Sofia Vempo, October 28/1940 & Me (Greek music videos)

Posted by keeptalkinggreece in Very Mix

When I was young, I hated her. I always associated her with the dictatorship, the Colonel’s Junta. Then I grew up during those times. I wasn’t perfectly wrong about her but for sure I was mistaken as well. Her name was Sofia Vempo (1910-1978). 

At school they used to play her patriotic songs at every October 28th, one of our National Days.  28the October 1940, is remembered and celebrated as the day, when “proud Greeks said a thundering No (OHI) to Italian Moussolini” as schoolkids usued to learn.

In fact it was another dictator, Ioannis  Metaxas,  who said the proud “OHI” to Italians, when Mussolini demanded the surrender of Greece as part of the Axis forces attempting to occupy the Balkans. As Metaxas was a Germanophile and a monarchist , but the then King was Anglophile, Metaxas’ motives for his NO were questionable. No matter how resonant Metaxas’ No was, the Italians invaded Greece from Albania, starting the Greco-Italian war. 

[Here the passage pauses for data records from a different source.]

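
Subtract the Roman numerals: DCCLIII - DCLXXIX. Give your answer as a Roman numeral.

DCCLIII = 753
DCLXXIX = 679
753 - 679 = 74

LXXIV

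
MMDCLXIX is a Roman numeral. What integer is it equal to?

MMDCLXIX: M=1000, M=1000, D=500, C=100, L=50, X=10, IX=9
1000 + 1000 + 500 + 100 + 50 + 10 + 9 = 2669

2669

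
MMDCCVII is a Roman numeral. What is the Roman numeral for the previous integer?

MMDCCVII = 2707, so the previous integer is 2707 - 1 = 2706

MMDCCVI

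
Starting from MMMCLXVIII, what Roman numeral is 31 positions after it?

MMMCLXVIII = 3168
3168 + 31 = 3199

MMMCXCIX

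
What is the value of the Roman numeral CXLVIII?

CXLVIII: C=100, XL=40, V=5, I=1, I=1, I=1
100 + 40 + 5 + 1 + 1 + 1 = 148

148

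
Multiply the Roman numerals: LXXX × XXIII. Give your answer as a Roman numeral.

LXXX = 80
XXIII = 23
80 × 23 = 1840

MDCCCXL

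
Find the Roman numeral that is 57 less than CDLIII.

CDLIII = 453
453 - 57 = 396

CCCXCVI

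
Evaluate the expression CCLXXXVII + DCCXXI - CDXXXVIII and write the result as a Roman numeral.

CCLXXXVII = 287, DCCXXI = 721, CDXXXVIII = 438
287 + 721 = 1008
1008 - 438 = 570

DLXX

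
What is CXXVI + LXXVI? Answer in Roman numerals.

CXXVI = 126
LXXVI = 76
126 + 76 = 202

CCII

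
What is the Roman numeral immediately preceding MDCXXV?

MDCXXV = 1625, so the previous integer is 1625 - 1 = 1624

MDCXXIV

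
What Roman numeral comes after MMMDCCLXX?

MMMDCCLXX = 3770; next is 3771

MMMDCCLXXI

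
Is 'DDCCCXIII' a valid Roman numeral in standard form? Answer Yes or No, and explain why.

'DDCCCXIII': D should not appear more than once

No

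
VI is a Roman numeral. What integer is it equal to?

VI: V=5, I=1
5 + 1 = 6

6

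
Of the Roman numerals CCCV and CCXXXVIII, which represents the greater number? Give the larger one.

CCCV = 305
CCXXXVIII = 238
305 is larger

CCCV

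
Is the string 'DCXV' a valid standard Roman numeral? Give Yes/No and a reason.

'DCXV': Check the rules: uses only the symbols I, V, X, L, C, D, M; no symbol is repeated more than three times in a row; V, L and D each appear at most once; no smaller symbol precedes a larger one (values never increase from left to right). Value: D (500) + C (100) + X (10) + V (5) = 615. So it is a valid standard Roman numeral.

Yes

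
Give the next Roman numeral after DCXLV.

DCXLV = 645; next is 646

DCXLVI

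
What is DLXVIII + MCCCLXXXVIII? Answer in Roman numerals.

DLXVIII = 568
MCCCLXXXVIII = 1388
568 + 1388 = 1956

MCMLVI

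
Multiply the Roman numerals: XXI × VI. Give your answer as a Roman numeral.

XXI = 21
VI = 6
21 × 6 = 126

CXXVI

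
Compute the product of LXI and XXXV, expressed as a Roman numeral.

LXI = 61
XXXV = 35
61 × 35 = 2135

MMCXXXV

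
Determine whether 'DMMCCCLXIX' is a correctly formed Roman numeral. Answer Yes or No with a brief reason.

'DMMCCCLXIX': Invalid subtractive combination: DM

No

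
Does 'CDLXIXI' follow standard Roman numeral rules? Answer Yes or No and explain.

'CDLXIXI': I cannot come right after the subtractive pair IX: once I is subtracted in IX, the next symbol must be smaller than I

No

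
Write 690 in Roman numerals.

Convert 690 to Roman numerals:
  690 contains 1×500 (D)
  190 contains 1×100 (C)
  90 contains 1×90 (XC)

DCXC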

And here enter the scene Sofia Vempo with her patriotic and satirical songs during the war, comforting and inspiring  Greek soldiers fighting against Italians in the snowy mountains of Albania. 

Παιδιά, της Ελλάδος Παιδιά -Children, Children of Greece (English Subtitles)

  

I remember Sofia Vempo always appearing in folklore clothes, with her hair covered up. At school we used to hear her songs for days! They would go parallel to the National Anthem. For me personally and taking into consideration the democratic-left roots of my family Sofia Vempo was an integral part of the Junta propaganda, promoting the Colonels’ doctrine: Homeland-Religion-Family. I was against it with every inch of my whole being! Then I was for the Beatles and  wide, wide world!

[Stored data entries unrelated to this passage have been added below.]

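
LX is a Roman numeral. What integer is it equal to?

LX: L=50, X=10
50 + 10 = 60

60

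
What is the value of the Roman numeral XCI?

XCI: XC=90, I=1
90 + 1 = 91

91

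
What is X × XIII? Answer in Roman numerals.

X = 10
XIII = 13
10 × 13 = 130

CXXX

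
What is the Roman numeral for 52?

Convert 52 to Roman numerals:
  52 contains 1×50 (L)
  2 contains 2×1 (II)

LII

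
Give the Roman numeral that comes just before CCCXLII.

CCCXLII = 342, so the previous integer is 342 - 1 = 341

CCCXLI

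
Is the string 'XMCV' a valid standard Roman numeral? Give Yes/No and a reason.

'XMCV': Invalid subtractive combination: XM

No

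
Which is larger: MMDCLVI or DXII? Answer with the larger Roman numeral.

MMDCLVI = 2656
DXII = 512
2656 is larger

MMDCLVI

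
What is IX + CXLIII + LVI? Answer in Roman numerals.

IX = 9, CXLIII = 143, LVI = 56
9 + 143 = 152
152 + 56 = 208

CCVIII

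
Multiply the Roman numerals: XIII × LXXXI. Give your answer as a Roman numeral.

XIII = 13
LXXXI = 81
13 × 81 = 1053

MLIII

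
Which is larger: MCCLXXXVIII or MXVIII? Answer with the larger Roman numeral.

MCCLXXXVIII = 1288
MXVIII = 1018
1288 is larger

MCCLXXXVIII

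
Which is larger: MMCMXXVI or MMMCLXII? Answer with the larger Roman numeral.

MMCMXXVI = 2926
MMMCLXII = 3162
3162 is larger

MMMCLXII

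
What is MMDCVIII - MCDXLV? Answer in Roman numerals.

MMDCVIII = 2608
MCDXLV = 1445
2608 - 1445 = 1163

MCLXIII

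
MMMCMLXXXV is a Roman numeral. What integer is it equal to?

MMMCMLXXXV: M=1000, M=1000, M=1000, CM=900, L=50, X=10, X=10, X=10, V=5
1000 + 1000 + 1000 + 900 + 50 + 10 + 10 + 10 + 5 = 3985

3985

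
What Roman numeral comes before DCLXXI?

DCLXXI = 671, so the previous integer is 671 - 1 = 670

DCLXX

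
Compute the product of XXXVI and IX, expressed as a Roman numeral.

XXXVI = 36
IX = 9
36 × 9 = 324

CCCXXIV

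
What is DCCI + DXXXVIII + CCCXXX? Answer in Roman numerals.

DCCI = 701, DXXXVIII = 538, CCCXXX = 330
701 + 538 = 1239
1239 + 330 = 1569

MDLXIX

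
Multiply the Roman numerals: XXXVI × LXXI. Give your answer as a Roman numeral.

XXXVI = 36
LXXI = 71
36 × 71 = 2556

MMDLVI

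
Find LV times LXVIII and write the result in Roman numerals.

LV = 55
LXVIII = 68
55 × 68 = 3740

MMMDCCXL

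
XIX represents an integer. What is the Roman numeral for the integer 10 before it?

XIX = 19
19 - 10 = 9

IX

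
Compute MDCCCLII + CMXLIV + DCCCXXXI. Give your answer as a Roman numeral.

MDCCCLII = 1852, CMXLIV = 944, DCCCXXXI = 831
1852 + 944 = 2796
2796 + 831 = 3627

MMMDCXXVII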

 Βάζει ο Ντούτσε τη στολή του – Duce puts his uniform on (Εnglish Subtitles)

For some decades I had forgotten all about Sofia Vempo and her patriotic tralala. Then for me she was a glorificator of dictators. No, I wasn’t completely wrong. Politically she was conservative right, always close to the army that bred the dictators.  I was tought that you don’t need to be a dictator to be a patriot!

I saw her  a couple of years ago on TV showing a movie film from 1955, Laterna, Ftohia & Filotimo. And there she was, the artistac-horror of my youth… Sofia Vempo smiling, dressed in normal clothes. Almost sexy with her summer dress, and the braces falling playful off her shoulders. That was another Vempo. Not the patriotic monument but a woman with flesh and blood. Then I thought, maybe she wasn’t as bad as I thought…

Το Φεγγάρι είναι κόκκινο – The Moon is Red

Translation: The moon is red, the river is blue and my love in your hands is a brightly white bird. The moon is green, the river is deep, come on my love and dance until tomorrow morning. The moon fell into  the deep river and my love turned yellow like a flame of a candle, come on my love and dance until tomorrow morning.